Après un projet de loi présenté par le gouvernement français fin janvier, c’est au tour de la Commission européenne de s’attaquer aux pratiques commerciales déloyales. Bruxelles va présenter jeudi 12 avril une proposition de directive visant à limiter ces pratiques.

Annoncée dès 2016 avec la mise en place par la Commission d’un groupe de travail, l’initiative vise à protéger les « petits opérateurs » dans la chaîne de production alimentaire, c’est-à-dire les agriculteurs et PME. Pour la Commission, les agriculteurs sont particulièrement vulnérables à ces pratiques, car ils manquent de pouvoir de négociation face à leurs acheteurs.

La solution prônée par Bruxelles est celle d’une harmonisation minimale. Soit une loi visant à diminuer la divergence entre États membres, et permettant de maintenir les règlementations nationales déjà en place dans 20 pays.

La directive définirait une liste minimale de huit pratiques interdites, comme le paiement de produits périssables au-delà de trente jours après leur livraison, le changement unilatéral des conditions du contrat par l’acheteur, l’annulation de commandes à très courte échéance ou encore l’ajout de charges en cas de gaspillage des produits dans les locaux de l’acheteur.
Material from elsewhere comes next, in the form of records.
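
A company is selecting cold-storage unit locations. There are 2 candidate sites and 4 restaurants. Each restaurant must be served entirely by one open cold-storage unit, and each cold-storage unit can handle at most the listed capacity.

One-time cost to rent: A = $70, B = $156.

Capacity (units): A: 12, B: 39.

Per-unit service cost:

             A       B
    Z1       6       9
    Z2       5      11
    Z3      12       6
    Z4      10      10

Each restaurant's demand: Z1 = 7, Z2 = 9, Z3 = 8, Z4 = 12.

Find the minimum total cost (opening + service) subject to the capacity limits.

Minimum total cost: 486

Open {B}: Z1→B 9·7=63, Z2→B 11·9=99, Z3→B 6·8=48, Z4→B 10·12=120.
Loads: B carries 36/39. Service 330; fixed 156; total 486.
Next best feasible plan costs 502.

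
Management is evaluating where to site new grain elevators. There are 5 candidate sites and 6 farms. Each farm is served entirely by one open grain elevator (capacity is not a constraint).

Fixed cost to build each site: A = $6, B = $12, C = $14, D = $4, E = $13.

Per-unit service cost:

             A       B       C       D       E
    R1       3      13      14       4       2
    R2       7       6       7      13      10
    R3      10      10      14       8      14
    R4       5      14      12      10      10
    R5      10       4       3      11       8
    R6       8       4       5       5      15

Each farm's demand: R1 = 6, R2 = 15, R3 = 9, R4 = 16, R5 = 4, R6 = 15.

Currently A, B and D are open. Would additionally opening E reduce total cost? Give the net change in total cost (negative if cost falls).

No — net change +7 (cost rises by 7).

Current service cost with {A, B, D}: 336.
Adding E: each farm re-picks its cheapest; new service cost 330, saving 6.
Extra fixed cost: 13. Net change = 13 − 6 = 7.
(Totals: 358 → 365.)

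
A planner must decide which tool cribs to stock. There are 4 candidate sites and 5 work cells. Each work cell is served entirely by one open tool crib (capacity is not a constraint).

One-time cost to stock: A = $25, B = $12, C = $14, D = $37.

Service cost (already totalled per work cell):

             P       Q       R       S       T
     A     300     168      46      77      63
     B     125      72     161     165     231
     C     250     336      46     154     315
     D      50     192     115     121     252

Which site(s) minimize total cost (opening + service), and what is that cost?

Open A, B and D; minimum total cost 382.

For any fixed open set, each work cell goes to its cheapest open site; total = fixed + service.
{A, B, D}: P→D 50, Q→B 72, R→A 46, S→A 77, T→A 63. Service 308; fixed 74; total 382.
{A, B, C, D}: service 308 + fixed 88 = 396
{A, B}: P→B 125, Q→B 72, R→A 46, S→A 77, T→A 63. Service 383; fixed 37; total 420.
{B}: service 754 + fixed 12 = 766
(All 15 nonempty subsets were checked; A, B and D is lowest.)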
Quatre autre pratiques feraient l’objet d’une interdiction conditionnelle, c’est-à-dire sauf exception mentionnée dans le contrat : retourner les invendus au fournisseur, le faire payer pour maintenir ou sécuriser l’accord commercial, ou pour la promotion et le marketing de produits alimentaires par l’acheteur.

La loi française sur l’agroalimentaire, un projet à faible portée ?

Des eurodéputés reprochent l’absence de dimension européenne du texte. L’exécutif européen s’intéresse néanmoins sérieusement au sujet.

Faux procès pour les vendeurs

L’initiative de la Commission a de quoi déplaire à la grande distribution, qui dénonce un faux procès qu’on lui ferait.

« La Commission se base sur l’idée que ces pratiques sont couramment utilisées contre les agriculteurs, expose Neil McMillan directeur des Affaires publiques à Eurocommerce, qui regroupe fédérations de commerce et enseignes. Or les vendeurs ont peu de relations commerciales directes avec les agriculteurs : ils achètent surtout des produits transformés à des entreprises telles que Nestlé ou Coca-Cola. Cette directive va limiter leur capacité de négocier, ce qui risque, si cela est gardé dans les négociations sur la directive entre le Parlement européen et le Conseil, d’augmenter les prix pour les consommateurs ».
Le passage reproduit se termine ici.